You will have to find out the rating from the packaging of the LED. Failing that, you will have to ask that question from the person selling the item. If you do not like the answer (ie: you don't get complete information) then do not buy the product.

For a 1st project, I suggest that you buy from an authorized distributor, such as Digikey, Mouser, or Newark. Digikey is quite "hobbyist friendly", there are no minimum order \$, part specifications/datasheets are available online, and they will ship small orders in 1st class mail which will save you money.

Since your side marker lights are definitely safety-related, I urge you to use quality components from an established vendor.

15. ### Webby Thread Starter Active Member

Jun 15, 2008
66
0
Hi SGT just a query when I have purchased a suitable resistor to power my L.E.Ds am I best wire it in series power supply side or wire it in on the earth side of the L.E.D?

16. ### SgtWookie Expert

Jul 17, 2007
22,183
1,728
Well, a resistor does not power an LED; it functions as a current limiter to prevent excess current from flowing through the LED.
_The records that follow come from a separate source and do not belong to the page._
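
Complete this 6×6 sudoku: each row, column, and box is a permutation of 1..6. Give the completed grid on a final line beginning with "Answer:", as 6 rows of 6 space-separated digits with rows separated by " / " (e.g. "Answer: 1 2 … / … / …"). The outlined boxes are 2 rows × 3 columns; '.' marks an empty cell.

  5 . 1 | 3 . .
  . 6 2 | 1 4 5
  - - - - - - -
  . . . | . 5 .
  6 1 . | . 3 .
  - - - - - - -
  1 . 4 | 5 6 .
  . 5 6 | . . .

Step 1. [r3c1∈{2,3,4}] r3c1 is the only open cell in col 1 admitting 4. So r3c1=4.
Step 2. [r6c1∈{2,3}] across col 1, 2 lands solely at r6c1 ⇒ r6c1=2.
Step 3. [r5c6∈{2,3}] across row 5, 2 lands solely at r5c6 ⇒ r5c6=2.
Step 4. [r6c4∈{4}] r6c4's peers cover all but 4 ⇒ r6c4=4.
Step 5. [r3c2∈{2,3}] in col 2, 2 fits only at r3c2, so r3c2=2.
Step 6. [r3c6∈{1,6}] across row 3, 1 lands solely at r3c6, so r3c6=1.
Step 7. [r6c6∈{3}] r6c6 has the single candidate 3, so r6c6=3.
Step 8. [r3c3∈{3}] r3c3 is down to just 3, so r3c3=3.
Step 9. [r1c2∈{4}] nothing but 4 survives at r1c2 ⇒ r1c2=4.
Step 10. [r4c4∈{2}] r4c4 has the single candidate 2, so r4c4=2.
Step 11. [r2c1∈{3}] r2c1's peers cover all but 3. So r2c1=3.
Step 12. [r4c6∈{4}] only 4 remains possible at r4c6, so r4c6=4.
Step 13. [r4c3∈{5}] r4c3 has the single candidate 5 ⇒ r4c3=5.
Step 14. [r5c2∈{3}] r5c2's peers cover all but 3, so r5c2=3.
Step 15. [r6c5∈{1}] r6c5 is down to just 1, so r6c5=1.
Step 16. [r1c6∈{6}] nothing but 6 survives at r1c6, so r1c6=6.
Step 17. [r1c5∈{2}] nothing but 2 survives at r1c5, so r1c5=2.
Step 18. [r3c4∈{6}] nothing but 6 survives at r3c4. So r3c4=6.

Answer: 5 4 1 3 2 6 / 3 6 2 1 4 5 / 4 2 3 6 5 1 / 6 1 5 2 3 4 / 1 3 4 5 6 2 / 2 5 6 4 1 3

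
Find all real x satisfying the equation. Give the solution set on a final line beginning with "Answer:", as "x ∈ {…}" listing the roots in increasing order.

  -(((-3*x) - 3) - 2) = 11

Step 1. [-(((-3*x) - 3) - 2) = 11] flip signs both sides ⇒ neg: ((-3*x) - 3) - 2 = -11.
Step 2. [((-3*x) - 3) - 2 = -11] add 2: x sits inside (… - 2), so sub: (-3*x) - 3 = -9.
Step 3. [(-3*x) - 3 = -9] common factor -3 (LHS and -9) — divide through ⇒ factor: x + 1 = 3.
Step 4. [x + 1 = 3] peel the +1: subtract 1 from each side ⇒ sub: x = 2.

Answer: x ∈ {2}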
It really doesn't matter whether the resistor is on the high side (more positive) or low side (more negative). However, my general preference is to use the current limiting resistors on the high side.

There are circumstances where one might want them on one side or the other, such as if switching in different values of resistors using MOSFETs, for example. One such circuit is attached. If U1 is off, no current flows. The other two MOSFETs provide for selectable current flows through the LED, up to about 47mA.